Marta Fana, foto dalla sua pagina Facebook

“Bisogna restare in Italia, organizzarsi e lottare. Così i giovani possono sopravvivere alle difficoltà e alle ingiustizie del mondo del lavoro italiano”. A dirlo è Marta Fana, ricercatrice in economia presso l’Istituto di studi politici di Sciences Po a Parigi che stasera presenta il suo libro “Non è lavoro, è sfruttamento!” al World Press Photo Torino con Maurizio Landini, ex segretario Fiom-Cigl.

Il suo è un lavoro di analisi ma soprattutto di racconto della condizione lavorativa nel Belpaese oggi. Qual è il mondo che emerge?

Pieno di derive autoritarie, di barbarie e di ricatti. Ho iniziato ad approfondire la questione per la curiosità e l’interesse che derivano dal mio percorso di studi. Cercavo dei dati ma poi mi sono resa conto che le teorie mainstream non trovavano corrispondenza con lo sguardo reale del Paese. Le contraddizioni tra i modelli e le politiche economiche attuali sono palesi. Basta un confronto con i disoccupati, o anche con gli stessi lavoratori. Ho cercato di incontrarli in ogni città in cui ho presentato i dati che raccoglievo e la fotografia che emergeva era preoccupante. Dai contrattisti a tempo determinato, ai dipendenti più strutturati, non mancano le situazioni di ricatto più o meno autoritarie o accettate. Soprattutto dall’approvazione del Jobs Act con le sue tutele crescenti, insomma da quando licenziare è più semplice.

Quale è la situazione più assurda che ha incontrato?

Una giovane cassiera con un contratto a chiamata. Era costretta a stare in piedi dietro alla cassa per 6 ore, con un’ora di pausa pranzo e senza avere neanche il diritto a bere. E poi, alla fine del turno, doveva anche pulire negozio.

Si tende spesso a parlare di un mondo del lavoro facendo riferimento a una contrapposizione generazionale. Ha notato anche una differenza territoriale o di genere?

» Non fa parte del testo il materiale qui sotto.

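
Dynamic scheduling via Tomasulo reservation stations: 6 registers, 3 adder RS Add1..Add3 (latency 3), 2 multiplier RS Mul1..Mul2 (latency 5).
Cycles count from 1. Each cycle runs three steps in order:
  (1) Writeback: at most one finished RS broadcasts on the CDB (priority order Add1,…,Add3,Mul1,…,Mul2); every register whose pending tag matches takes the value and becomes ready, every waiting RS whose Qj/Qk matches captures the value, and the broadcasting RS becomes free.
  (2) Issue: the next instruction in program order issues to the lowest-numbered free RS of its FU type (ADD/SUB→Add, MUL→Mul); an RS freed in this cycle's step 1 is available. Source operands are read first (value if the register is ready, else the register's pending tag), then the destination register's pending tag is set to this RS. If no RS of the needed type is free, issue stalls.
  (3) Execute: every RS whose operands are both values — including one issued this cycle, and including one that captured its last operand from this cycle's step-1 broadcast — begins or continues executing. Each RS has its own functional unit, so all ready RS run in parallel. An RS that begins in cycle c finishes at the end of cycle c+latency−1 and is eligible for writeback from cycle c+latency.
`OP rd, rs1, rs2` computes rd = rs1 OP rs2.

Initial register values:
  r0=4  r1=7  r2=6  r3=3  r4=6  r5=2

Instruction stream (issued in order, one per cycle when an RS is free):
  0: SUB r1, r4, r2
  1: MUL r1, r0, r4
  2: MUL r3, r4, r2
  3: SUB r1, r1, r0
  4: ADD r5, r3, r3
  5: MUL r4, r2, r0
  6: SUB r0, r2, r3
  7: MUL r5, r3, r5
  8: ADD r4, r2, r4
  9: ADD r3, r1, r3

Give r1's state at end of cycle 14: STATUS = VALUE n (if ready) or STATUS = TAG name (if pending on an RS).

  c1: issue SUB r1<-Add1  regs: r0:4,r1:Add1,r2:6,r3:3,r4:6,r5:2
  c2: issue MUL r1<-Mul1  regs: r0:4,r1:Mul1,r2:6,r3:3,r4:6,r5:2
  c3: issue MUL r3<-Mul2  regs: r0:4,r1:Mul1,r2:6,r3:Mul2,r4:6,r5:2
  c4: CDB Add1=0; issue SUB r1<-Add1  regs: r0:4,r1:Add1,r2:6,r3:Mul2,r4:6,r5:2
  c5: issue ADD r5<-Add2  regs: r0:4,r1:Add1,r2:6,r3:Mul2,r4:6,r5:Add2
  c6: stall  regs: r0:4,r1:Add1,r2:6,r3:Mul2,r4:6,r5:Add2
  c7: CDB Mul1=24; issue MUL r4<-Mul1  regs: r0:4,r1:Add1,r2:6,r3:Mul2,r4:Mul1,r5:Add2
  c8: CDB Mul2=36; issue SUB r0<-Add3  regs: r0:Add3,r1:Add1,r2:6,r3:36,r4:Mul1,r5:Add2
  c9: issue MUL r5<-Mul2  regs: r0:Add3,r1:Add1,r2:6,r3:36,r4:Mul1,r5:Mul2
  c10: CDB Add1=20; issue ADD r4<-Add1  regs: r0:Add3,r1:20,r2:6,r3:36,r4:Add1,r5:Mul2
  c11: CDB Add2=72; issue ADD r3<-Add2  regs: r0:Add3,r1:20,r2:6,r3:Add2,r4:Add1,r5:Mul2
  c12: CDB Add3=-30  regs: r0:-30,r1:20,r2:6,r3:Add2,r4:Add1,r5:Mul2
  c13: CDB Mul1=24  regs: r0:-30,r1:20,r2:6,r3:Add2,r4:Add1,r5:Mul2
  c14: CDB Add2=56  regs: r0:-30,r1:20,r2:6,r3:56,r4:Add1,r5:Mul2

STATUS = VALUE 20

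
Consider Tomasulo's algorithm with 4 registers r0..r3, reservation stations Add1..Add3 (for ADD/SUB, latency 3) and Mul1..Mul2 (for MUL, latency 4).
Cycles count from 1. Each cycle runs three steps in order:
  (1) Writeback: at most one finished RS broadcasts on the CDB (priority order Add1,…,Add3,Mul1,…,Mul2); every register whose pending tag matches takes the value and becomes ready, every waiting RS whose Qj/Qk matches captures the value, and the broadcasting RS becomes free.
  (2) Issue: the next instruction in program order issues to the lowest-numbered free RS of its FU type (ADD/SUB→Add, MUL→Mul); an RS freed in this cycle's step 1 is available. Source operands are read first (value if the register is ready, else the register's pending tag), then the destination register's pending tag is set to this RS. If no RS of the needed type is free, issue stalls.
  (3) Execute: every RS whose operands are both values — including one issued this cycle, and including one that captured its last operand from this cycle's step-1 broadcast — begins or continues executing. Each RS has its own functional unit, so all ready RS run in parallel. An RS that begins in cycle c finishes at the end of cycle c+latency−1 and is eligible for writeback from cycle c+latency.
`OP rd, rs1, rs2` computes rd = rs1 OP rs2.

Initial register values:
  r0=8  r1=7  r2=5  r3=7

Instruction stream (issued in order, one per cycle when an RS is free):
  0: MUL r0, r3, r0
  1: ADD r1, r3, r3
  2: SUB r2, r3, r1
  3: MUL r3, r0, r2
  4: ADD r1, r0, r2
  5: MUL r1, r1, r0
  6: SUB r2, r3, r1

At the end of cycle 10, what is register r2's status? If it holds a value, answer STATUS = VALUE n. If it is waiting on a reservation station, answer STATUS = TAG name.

  c1: issue MUL r0<-Mul1  regs: r0:Mul1,r1:7,r2:5,r3:7
  c2: issue ADD r1<-Add1  regs: r0:Mul1,r1:Add1,r2:5,r3:7
  c3: issue SUB r2<-Add2  regs: r0:Mul1,r1:Add1,r2:Add2,r3:7
  c4: issue MUL r3<-Mul2  regs: r0:Mul1,r1:Add1,r2:Add2,r3:Mul2
  c5: CDB Add1=14; issue ADD r1<-Add1  regs: r0:Mul1,r1:Add1,r2:Add2,r3:Mul2
  c6: CDB Mul1=56; issue MUL r1<-Mul1  regs: r0:56,r1:Mul1,r2:Add2,r3:Mul2
  c7: issue SUB r2<-Add3  regs: r0:56,r1:Mul1,r2:Add3,r3:Mul2
  c8: CDB Add2=-7  regs: r0:56,r1:Mul1,r2:Add3,r3:Mul2
  c9: -  regs: r0:56,r1:Mul1,r2:Add3,r3:Mul2
  c10: -  regs: r0:56,r1:Mul1,r2:Add3,r3:Mul2

STATUS = TAG Add3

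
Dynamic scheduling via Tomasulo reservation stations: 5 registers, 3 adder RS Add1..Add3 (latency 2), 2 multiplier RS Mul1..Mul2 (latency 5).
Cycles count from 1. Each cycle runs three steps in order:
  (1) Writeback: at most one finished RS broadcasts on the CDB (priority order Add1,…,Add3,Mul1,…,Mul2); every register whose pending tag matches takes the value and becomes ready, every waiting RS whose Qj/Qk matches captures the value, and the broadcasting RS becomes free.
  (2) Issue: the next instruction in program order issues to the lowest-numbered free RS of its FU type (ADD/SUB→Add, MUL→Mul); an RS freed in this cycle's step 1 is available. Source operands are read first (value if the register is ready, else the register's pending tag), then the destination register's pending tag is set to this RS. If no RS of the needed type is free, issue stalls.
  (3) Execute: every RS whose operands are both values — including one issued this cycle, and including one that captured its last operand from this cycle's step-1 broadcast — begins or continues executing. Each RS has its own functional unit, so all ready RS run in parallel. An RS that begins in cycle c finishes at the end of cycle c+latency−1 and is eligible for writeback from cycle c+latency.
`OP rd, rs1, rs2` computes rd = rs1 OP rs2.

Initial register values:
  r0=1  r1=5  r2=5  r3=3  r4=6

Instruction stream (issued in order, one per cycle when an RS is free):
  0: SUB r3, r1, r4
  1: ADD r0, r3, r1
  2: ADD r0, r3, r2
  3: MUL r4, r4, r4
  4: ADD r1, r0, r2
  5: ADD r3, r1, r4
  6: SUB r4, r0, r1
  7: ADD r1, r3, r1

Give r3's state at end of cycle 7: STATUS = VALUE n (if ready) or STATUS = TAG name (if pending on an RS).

STATUS = TAG Add2

c1: issue SUB r3<-Add1 | r0:1,r1:5,r2:5,r3:Add1,r4:6
c2: issue ADD r0<-Add2 | r0:Add2,r1:5,r2:5,r3:Add1,r4:6
c3: CDB Add1=-1; issue ADD r0<-Add1 | r0:Add1,r1:5,r2:5,r3:-1,r4:6
c4: issue MUL r4<-Mul1 | r0:Add1,r1:5,r2:5,r3:-1,r4:Mul1
c5: CDB Add1=4; issue ADD r1<-Add1 | r0:4,r1:Add1,r2:5,r3:-1,r4:Mul1
c6: CDB Add2=4; issue ADD r3<-Add2 | r0:4,r1:Add1,r2:5,r3:Add2,r4:Mul1
c7: CDB Add1=9; issue SUB r4<-Add1 | r0:4,r1:9,r2:5,r3:Add2,r4:Add1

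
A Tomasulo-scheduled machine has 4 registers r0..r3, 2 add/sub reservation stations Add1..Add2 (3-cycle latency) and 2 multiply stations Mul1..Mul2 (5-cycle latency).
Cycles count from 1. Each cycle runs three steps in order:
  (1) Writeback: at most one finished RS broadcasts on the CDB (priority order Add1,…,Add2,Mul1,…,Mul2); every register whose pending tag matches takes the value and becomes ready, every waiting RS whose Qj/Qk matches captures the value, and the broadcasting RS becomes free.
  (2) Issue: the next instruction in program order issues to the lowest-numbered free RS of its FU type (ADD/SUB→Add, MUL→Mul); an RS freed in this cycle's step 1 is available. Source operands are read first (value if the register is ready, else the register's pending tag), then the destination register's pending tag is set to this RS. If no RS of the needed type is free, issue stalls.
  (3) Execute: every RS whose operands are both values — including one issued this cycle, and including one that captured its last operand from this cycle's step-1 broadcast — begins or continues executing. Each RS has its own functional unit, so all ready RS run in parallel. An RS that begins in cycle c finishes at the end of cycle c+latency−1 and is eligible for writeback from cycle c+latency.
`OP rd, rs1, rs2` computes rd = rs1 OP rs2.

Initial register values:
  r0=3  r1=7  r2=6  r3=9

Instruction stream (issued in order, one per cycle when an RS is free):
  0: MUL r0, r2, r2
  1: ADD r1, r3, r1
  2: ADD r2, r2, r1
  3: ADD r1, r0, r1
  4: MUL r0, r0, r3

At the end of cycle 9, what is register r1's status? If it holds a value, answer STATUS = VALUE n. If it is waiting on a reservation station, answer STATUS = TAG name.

cycle 1: issue MUL r0<-Mul1 // r0:Mul1,r1:7,r2:6,r3:9
cycle 2: issue ADD r1<-Add1 // r0:Mul1,r1:Add1,r2:6,r3:9
cycle 3: issue ADD r2<-Add2 // r0:Mul1,r1:Add1,r2:Add2,r3:9
cycle 4: stall // r0:Mul1,r1:Add1,r2:Add2,r3:9
cycle 5: CDB Add1=16; issue ADD r1<-Add1 // r0:Mul1,r1:Add1,r2:Add2,r3:9
cycle 6: CDB Mul1=36; issue MUL r0<-Mul1 // r0:Mul1,r1:Add1,r2:Add2,r3:9
cycle 7: - // r0:Mul1,r1:Add1,r2:Add2,r3:9
cycle 8: CDB Add2=22 // r0:Mul1,r1:Add1,r2:22,r3:9
cycle 9: CDB Add1=52 // r0:Mul1,r1:52,r2:22,r3:9

STATUS = VALUE 52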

È difficile fare una classifica di chi è più o meno sfruttato. Di certo, tra nord e sud c’è un divario storico. Al sud la ricattabilità va verso lo zero: rimani a casa indiscriminatamente, al nord invece c’è qualche forma minima di contrattazione. Anche tra uomini e donne c’è una differenza ma bisogna considerare lo stesso frame di classe. È questa la discriminante: la classe, non la generazione.

È possibile un’inversione di rotta o siamo arrivati a un punto di non ritorno?

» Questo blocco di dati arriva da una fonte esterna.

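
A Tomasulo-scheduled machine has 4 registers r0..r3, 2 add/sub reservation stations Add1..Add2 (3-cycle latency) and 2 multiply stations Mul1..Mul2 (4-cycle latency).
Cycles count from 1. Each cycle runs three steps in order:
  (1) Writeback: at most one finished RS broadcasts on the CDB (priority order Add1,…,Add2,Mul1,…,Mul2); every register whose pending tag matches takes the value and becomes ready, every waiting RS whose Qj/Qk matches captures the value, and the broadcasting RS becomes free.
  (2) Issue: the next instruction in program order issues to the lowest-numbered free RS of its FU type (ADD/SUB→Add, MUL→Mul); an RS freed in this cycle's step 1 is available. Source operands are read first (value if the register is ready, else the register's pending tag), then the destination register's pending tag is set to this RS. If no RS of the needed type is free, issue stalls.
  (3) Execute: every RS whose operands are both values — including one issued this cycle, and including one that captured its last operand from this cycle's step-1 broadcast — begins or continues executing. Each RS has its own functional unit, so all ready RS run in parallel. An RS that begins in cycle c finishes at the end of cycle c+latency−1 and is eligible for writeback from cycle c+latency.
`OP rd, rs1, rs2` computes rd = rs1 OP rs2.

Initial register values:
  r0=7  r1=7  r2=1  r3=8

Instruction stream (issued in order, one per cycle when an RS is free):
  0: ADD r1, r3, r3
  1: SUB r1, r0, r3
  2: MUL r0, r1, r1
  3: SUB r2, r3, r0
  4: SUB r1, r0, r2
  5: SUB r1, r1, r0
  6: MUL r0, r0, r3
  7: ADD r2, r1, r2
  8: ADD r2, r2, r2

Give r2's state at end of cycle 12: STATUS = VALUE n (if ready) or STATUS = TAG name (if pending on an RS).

STATUS = VALUE 7

cycle 1: issue ADD r1<-Add1 // r0:7,r1:Add1,r2:1,r3:8
cycle 2: issue SUB r1<-Add2 // r0:7,r1:Add2,r2:1,r3:8
cycle 3: issue MUL r0<-Mul1 // r0:Mul1,r1:Add2,r2:1,r3:8
cycle 4: CDB Add1=16; issue SUB r2<-Add1 // r0:Mul1,r1:Add2,r2:Add1,r3:8
cycle 5: CDB Add2=-1; issue SUB r1<-Add2 // r0:Mul1,r1:Add2,r2:Add1,r3:8
cycle 6: stall // r0:Mul1,r1:Add2,r2:Add1,r3:8
cycle 7: stall // r0:Mul1,r1:Add2,r2:Add1,r3:8
cycle 8: stall // r0:Mul1,r1:Add2,r2:Add1,r3:8
cycle 9: CDB Mul1=1; stall // r0:1,r1:Add2,r2:Add1,r3:8
cycle 10: stall // r0:1,r1:Add2,r2:Add1,r3:8
cycle 11: stall // r0:1,r1:Add2,r2:Add1,r3:8
cycle 12: CDB Add1=7; issue SUB r1<-Add1 // r0:1,r1:Add1,r2:7,r3:8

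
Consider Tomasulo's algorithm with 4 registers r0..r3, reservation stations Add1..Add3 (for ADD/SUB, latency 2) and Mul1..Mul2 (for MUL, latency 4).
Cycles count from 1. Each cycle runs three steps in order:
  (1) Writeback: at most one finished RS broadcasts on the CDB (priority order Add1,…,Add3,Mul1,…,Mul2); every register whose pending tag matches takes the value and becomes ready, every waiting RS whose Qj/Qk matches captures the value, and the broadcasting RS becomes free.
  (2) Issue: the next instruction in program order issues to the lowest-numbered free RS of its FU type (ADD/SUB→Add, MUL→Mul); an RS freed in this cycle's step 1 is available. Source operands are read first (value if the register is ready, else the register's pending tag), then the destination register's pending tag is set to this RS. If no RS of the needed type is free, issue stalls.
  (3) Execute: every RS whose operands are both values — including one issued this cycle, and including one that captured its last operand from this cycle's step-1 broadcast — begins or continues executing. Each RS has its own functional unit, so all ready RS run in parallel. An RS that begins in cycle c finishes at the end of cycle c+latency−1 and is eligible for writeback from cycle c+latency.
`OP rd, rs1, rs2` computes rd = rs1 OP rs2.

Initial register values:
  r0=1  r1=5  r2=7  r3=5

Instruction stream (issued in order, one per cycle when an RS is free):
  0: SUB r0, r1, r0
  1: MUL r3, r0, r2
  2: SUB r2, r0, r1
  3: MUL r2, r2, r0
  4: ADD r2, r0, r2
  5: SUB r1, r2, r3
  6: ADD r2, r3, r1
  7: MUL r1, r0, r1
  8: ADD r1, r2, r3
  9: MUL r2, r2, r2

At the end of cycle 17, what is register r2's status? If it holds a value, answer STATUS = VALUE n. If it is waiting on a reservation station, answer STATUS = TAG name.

STATUS = TAG Mul2

cycle 1: issue SUB r0<-Add1 // r0:Add1,r1:5,r2:7,r3:5
cycle 2: issue MUL r3<-Mul1 // r0:Add1,r1:5,r2:7,r3:Mul1
cycle 3: CDB Add1=4; issue SUB r2<-Add1 // r0:4,r1:5,r2:Add1,r3:Mul1
cycle 4: issue MUL r2<-Mul2 // r0:4,r1:5,r2:Mul2,r3:Mul1
cycle 5: CDB Add1=-1; issue ADD r2<-Add1 // r0:4,r1:5,r2:Add1,r3:Mul1
cycle 6: issue SUB r1<-Add2 // r0:4,r1:Add2,r2:Add1,r3:Mul1
cycle 7: CDB Mul1=28; issue ADD r2<-Add3 // r0:4,r1:Add2,r2:Add3,r3:28
cycle 8: issue MUL r1<-Mul1 // r0:4,r1:Mul1,r2:Add3,r3:28
cycle 9: CDB Mul2=-4; stall // r0:4,r1:Mul1,r2:Add3,r3:28
cycle 10: stall // r0:4,r1:Mul1,r2:Add3,r3:28
cycle 11: CDB Add1=0; issue ADD r1<-Add1 // r0:4,r1:Add1,r2:Add3,r3:28
cycle 12: issue MUL r2<-Mul2 // r0:4,r1:Add1,r2:Mul2,r3:28
cycle 13: CDB Add2=-28 // r0:4,r1:Add1,r2:Mul2,r3:28
cycle 14: - // r0:4,r1:Add1,r2:Mul2,r3:28
cycle 15: CDB Add3=0 // r0:4,r1:Add1,r2:Mul2,r3:28
cycle 16: - // r0:4,r1:Add1,r2:Mul2,r3:28
cycle 17: CDB Add1=28 // r0:4,r1:28,r2:Mul2,r3:28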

Gli effetti che viviamo sono il risultato di diverse scelte di governo. Scegliendo cose diverse si avranno effetti diversi, invertendo rapporti di forza e promuovendo tutele maggiori.

Praticamente da cosa si dovrebbe partire?

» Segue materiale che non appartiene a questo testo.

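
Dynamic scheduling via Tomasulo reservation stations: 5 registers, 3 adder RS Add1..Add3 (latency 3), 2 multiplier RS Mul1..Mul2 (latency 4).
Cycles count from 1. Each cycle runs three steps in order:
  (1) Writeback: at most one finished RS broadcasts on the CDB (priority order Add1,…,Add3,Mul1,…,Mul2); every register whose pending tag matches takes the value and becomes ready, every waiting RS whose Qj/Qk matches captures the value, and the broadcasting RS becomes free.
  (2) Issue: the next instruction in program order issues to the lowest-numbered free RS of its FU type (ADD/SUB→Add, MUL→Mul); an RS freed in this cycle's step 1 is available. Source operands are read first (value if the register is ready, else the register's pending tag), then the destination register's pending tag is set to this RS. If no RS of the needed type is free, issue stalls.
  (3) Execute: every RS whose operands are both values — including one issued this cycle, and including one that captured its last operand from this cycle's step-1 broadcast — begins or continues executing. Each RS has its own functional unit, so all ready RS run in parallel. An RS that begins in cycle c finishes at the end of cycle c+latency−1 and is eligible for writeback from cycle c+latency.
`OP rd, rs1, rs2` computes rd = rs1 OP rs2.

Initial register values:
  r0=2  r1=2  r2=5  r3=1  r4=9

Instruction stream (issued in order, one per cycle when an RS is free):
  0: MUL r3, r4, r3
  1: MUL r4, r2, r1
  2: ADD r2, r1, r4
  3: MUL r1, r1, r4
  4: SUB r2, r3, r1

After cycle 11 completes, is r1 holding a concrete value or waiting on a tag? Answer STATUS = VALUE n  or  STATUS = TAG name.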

Abolire le varie riforme del lavoro e tornare indietro. O eliminare lo strapotere, le forme di lavoro gratuito, gli straordinari non pagati, i ricatti salariali, i premi per lavoratori come tendenza al welfare aziendale. Lo stato sociale oggi diventa un abbaglio, non una garanzia.

In quest’ottica, che riflessi hanno soluzioni come i voucher o i contratti a progetto?

Portano all’impoverimento dei lavoratori, li rendono più ricattabili. E se non hanno nulla, svalutano il loro lavoro in termini democratici.

Quindi andarsene dall’Italia è l’unica opzione possibile?

No, bisogna lottare.

Da soli?

Dire di “no” da soli è quasi impossibile. C’è la necessità di un’organizzazione. Il lavoro deve esssere vissuto così, come una questione collettiva. Bisogna fare fronte comune, unirsi e scioperare se qualcosa non va. Chiedere solidarietà ai pensionati e, magari, utilizzarli come sostegno.